Les analystes du groupe financier néerlandais ING ont décrit plusieurs scénarios envisageables, notamment une intervention monétaire directe impliquant la vente des dollars du Fonds de stabilisation des échanges (ESF) et l’achat des principales devises mondiales comme l’euro et le yen. Toutefois, indiquent les stratèges, le problème réside dans le montant de ce fonds, qui s’élève à seulement 22 milliards de dollars. L’effet pourrait donc s’avérer minimal. Or, toute intervention de plus grande ampleur nécessite l’approbation du Congrès.
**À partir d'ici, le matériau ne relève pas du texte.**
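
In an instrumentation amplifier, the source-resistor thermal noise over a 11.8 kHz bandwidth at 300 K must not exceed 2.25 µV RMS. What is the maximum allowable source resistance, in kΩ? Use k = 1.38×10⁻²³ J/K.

25.9 kΩ

Johnson–Nyquist: V_n = √(4kTRB) ⇒ R = V_n² / (4kTB)
4kTB = 4 × 1.38×10⁻²³ × 300 × 1.18×10⁴ = 1.95×10⁻¹⁶
R = (2.25×10⁻⁶)² / 1.95×10⁻¹⁶ = 2.59×10⁴ Ω = 25.9 kΩ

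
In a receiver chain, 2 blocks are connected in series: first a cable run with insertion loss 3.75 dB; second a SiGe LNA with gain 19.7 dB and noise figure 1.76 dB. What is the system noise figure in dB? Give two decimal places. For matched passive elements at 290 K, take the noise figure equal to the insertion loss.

Convert to linear (a loss of L dB is a gain of −L dB): F_i = 10^(NF_i/10), G_i = 10^(G_i,dB/10)
  Stage 1: F_1 = 10^(3.75/10) = 2.371, G_1 = 10^(−3.75/10) = 0.4217
  Stage 2: F_2 = 10^(1.76/10) = 1.500, G_2 = 10^(19.7/10) = 93.33
Friis cascade:
  F = 2.371 + (1.500 − 1)/0.4217 = 3.556
NF = 10 log₁₀(3.556) = 5.51 dB

5.51 dB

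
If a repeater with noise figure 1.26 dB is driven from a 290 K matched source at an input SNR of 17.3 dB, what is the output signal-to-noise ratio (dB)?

16.04 dB

By definition F = SNR_in/SNR_out, so in dB: SNR_out = SNR_in − NF
SNR_out = 17.3 − 1.26 = 16.04 dB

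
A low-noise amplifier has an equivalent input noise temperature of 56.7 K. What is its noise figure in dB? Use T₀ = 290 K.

F = 1 + T_e/T₀ = 1 + 56.7/290 = 1.19552
NF = 10 log₁₀(1.19552) = 0.776 dB

0.776 dB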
D’un autre côté, note l’expert d’ING Viraj Patel, le président américain dispose d’un «bouton nucléaire» lui permettant de contourner l’aval du Congrès: Donald Trump pourrait proclamer une intervention monétaire comme étant une nécessité absolue, forçant ainsi la Fed à vendre les dollars de son compte.
Cette décision est peu plausible, mais étant donné que le Président américain a déjà décrété l’état d’urgence pour augmenter les taxes sur les produits chinois, elle n’est pas à exclure.
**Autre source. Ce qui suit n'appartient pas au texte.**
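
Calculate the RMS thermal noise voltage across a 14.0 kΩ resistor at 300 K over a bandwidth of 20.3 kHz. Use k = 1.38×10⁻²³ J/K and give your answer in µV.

V_n = √(4kTRB)
4kTRB = 4 × 1.38×10⁻²³ × 300 × 1.40×10⁴ × 2.03×10⁴ = 4.71×10⁻¹² V²
V_n = √(4.71×10⁻¹²) = 2.17×10⁻⁶ V = 2.17 µV

2.17 µV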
Si ce scénario radical se réalisait, le dollar pourrait s’effondrer, engendrant une avalanche de problèmes. Dans un premier lieu, cela ferait chuter la confiance envers la monnaie de réserve mondiale. Les banques centrales et d’autres grands investisseurs possédant des obligations américaines pour un total de 6.000 milliards de dollars commenceront à vendre ces actifs, et la situation de la dette publique et du déficit budgétaire s’aggravera fortement. Ce qui sera suivi par une grande récession.
Par ailleurs, la disposition de Donald Trump sape déjà la confiance des plus grands détenteurs d’obligations américaines. La part des étrangers sur ce marché a chuté jusqu’à 40%, soit l’indicateur le plus bas depuis 15 ans. Le plus grand créancier de l’Amérique, la Chine, vend ces actifs à cause de la guerre commerciale, et le Japon a réduit ses placements dans les obligations américaines jusqu’à leur minimum depuis 2000.
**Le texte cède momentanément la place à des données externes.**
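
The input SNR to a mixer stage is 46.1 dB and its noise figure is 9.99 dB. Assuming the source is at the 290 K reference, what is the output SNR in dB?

36.11 dB

By definition F = SNR_in/SNR_out, so in dB: SNR_out = SNR_in − NF
SNR_out = 46.1 − 9.99 = 36.11 dB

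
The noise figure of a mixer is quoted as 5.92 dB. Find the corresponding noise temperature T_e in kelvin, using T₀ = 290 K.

843 K

F = 10^(5.92/10) = 3.90841
T_e = (F − 1)·T₀ = (3.90841 − 1) × 290 = 843 K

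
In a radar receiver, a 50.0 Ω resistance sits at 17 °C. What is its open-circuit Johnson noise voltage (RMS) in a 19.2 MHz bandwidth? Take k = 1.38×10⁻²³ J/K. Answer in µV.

3.92 µV

T = 17 °C + 273.15 = 290.15 K
V_n = √(4kTRB)
4kTRB = 4 × 1.38×10⁻²³ × 290.15 × 5.00×10¹ × 1.92×10⁷ = 1.54×10⁻¹¹ V²
V_n = √(1.54×10⁻¹¹) = 3.92×10⁻⁶ V = 3.92 µV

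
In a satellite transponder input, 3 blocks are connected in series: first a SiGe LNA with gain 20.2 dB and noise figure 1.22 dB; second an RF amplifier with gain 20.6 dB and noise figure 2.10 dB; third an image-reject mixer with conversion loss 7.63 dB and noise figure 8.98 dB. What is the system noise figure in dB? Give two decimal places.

Convert to linear (a loss of L dB is a gain of −L dB): F_i = 10^(NF_i/10), G_i = 10^(G_i,dB/10)
  Stage 1: F_1 = 10^(1.22/10) = 1.324, G_1 = 10^(20.2/10) = 104.7
  Stage 2: F_2 = 10^(2.10/10) = 1.622, G_2 = 10^(20.6/10) = 114.8
  Stage 3: F_3 = 10^(8.98/10) = 7.907, G_3 = 10^(−7.63/10) = 0.1726
Friis cascade:
  F = 1.324 + (1.622 − 1)/104.7 + (7.907 − 1)/1.202×10⁴ = 1.331
NF = 10 log₁₀(1.331) = 1.24 dB

1.24 dB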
L’une des plus grandes institutions financières du pays, la Bank of America (BofA) a averti en juin que le président américain pourrait décider de dévaluer le dollar.
Dès que le Trésor en donnera l’ordre, la Federal Reserve Bank of New York entamera les interventions monétaires: elle commencera à vendre les dollars pour acheter des devises étrangères, affirment les analystes de la banque. Cela affaiblira forcément le dollar qui, selon la BofA, est surestimé actuellement de 13%.
La BofA estime que les interventions monétaires seront annoncées par Donald Trump sous le slogan de la stabilisation économique. Mais à long terme, une telle stratégie est erronée: les emprunts deviendront plus chers, alors que le statut du dollar en tant que monnaie de réserve mondiale sera remis en question.